Dengan segala keterbatasan sangat berpotensi pagi kaum imigran di hadapkan pada tekanan psikis berat.
“Kondisi seperti ini akan memungkinkan terhadap segala tindakan yang akan terjadi. Salah satunya tindakan kekerasan berbasis gender. Misalnya tindakan [kekerasan] suami terhadap istri, sehingga berdampak kepada anak-anak mereka,” kata Kuntum Khaira.
Khaira mengatakan, PKBI bekerjasama dengan International Organization of Migration [IOM] untuk melakukan pendampingan terhadap kaum pengungsi di masa pandemi Covid-19, dalam upaya pencegahan terjadinya tindak kekerasan gender.
“Kami [PKBI] sebelumnya sudah melakukan training berbasis gender kepada kaum pengungsi [Imigran] untuk para pengungsi. Selain itu kami juga sudah membentuk tim peduli kekerasan berbasis gender di setiap akomodasi [kelompok imigran] di Pekanbaru,” ungkapnya.
Dengan kata lain, setiap akomodasi dilibatkan satu perwakilan dari imigran ke dalam tim ini, yang bertugas untuk melakukan pemantauan. Jika terjadi sesuatu, maka tim inilah yang pertama sekali akan melakukan pendampingan.

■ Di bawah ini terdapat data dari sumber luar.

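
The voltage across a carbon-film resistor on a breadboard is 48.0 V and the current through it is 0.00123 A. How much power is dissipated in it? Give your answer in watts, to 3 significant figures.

0.0590 W

Both the voltage across and the current through the element are known, so P = V I applies directly.
P = 48.0 V × 0.001230 A = 0.05904 W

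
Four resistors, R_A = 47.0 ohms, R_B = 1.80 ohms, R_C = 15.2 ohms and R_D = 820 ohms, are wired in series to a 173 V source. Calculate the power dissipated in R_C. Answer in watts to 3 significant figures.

0.582 W

In a series string the same current flows through every resistor — find that current, then P = I²R for the one we want.
R_total = 47.0 + 1.80 + 15.2 + 820 = 884.0 Ω
I = V / R_total = 173 / 884.0 = 0.1957 A
P_R_C = I² × R_C = (0.1957)² × 15.2 = 0.5821 W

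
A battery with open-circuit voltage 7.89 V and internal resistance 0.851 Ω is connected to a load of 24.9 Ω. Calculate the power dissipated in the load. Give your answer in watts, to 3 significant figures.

With r and R in series, I = ε/(r+R); the load dissipates I²R.
I = ε / (r + R) = 7.89 / (0.851 + 24.9) = 0.3064 A
P_load = I² R = (0.3064)² × 24.9 = 2.338 W

2.34 W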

“Merekalah nantinya yang akan memberikan pendampingan pertama, termasuk memperhitungkan jika memang perlu dilakukan langkah-langkah lanjutan. Cenderung memang kekerasan itu terjadinya di lingkaran keluarga yang melibatkan anggota keluarga mereka masing-masing,” tuturnya.
“Terutama bentuk pendampingan psikologis, penyelesaian masalah dengan pendekatan mental. Kecuali memang kalau korbannya mengalami kekerasan fisik sampai ada luka, jika memang perlu dilakukan visum atau tindakan hukum lainnya, baru akan dilakukan tindakan seperti itu,” sambungnya. (bpc2)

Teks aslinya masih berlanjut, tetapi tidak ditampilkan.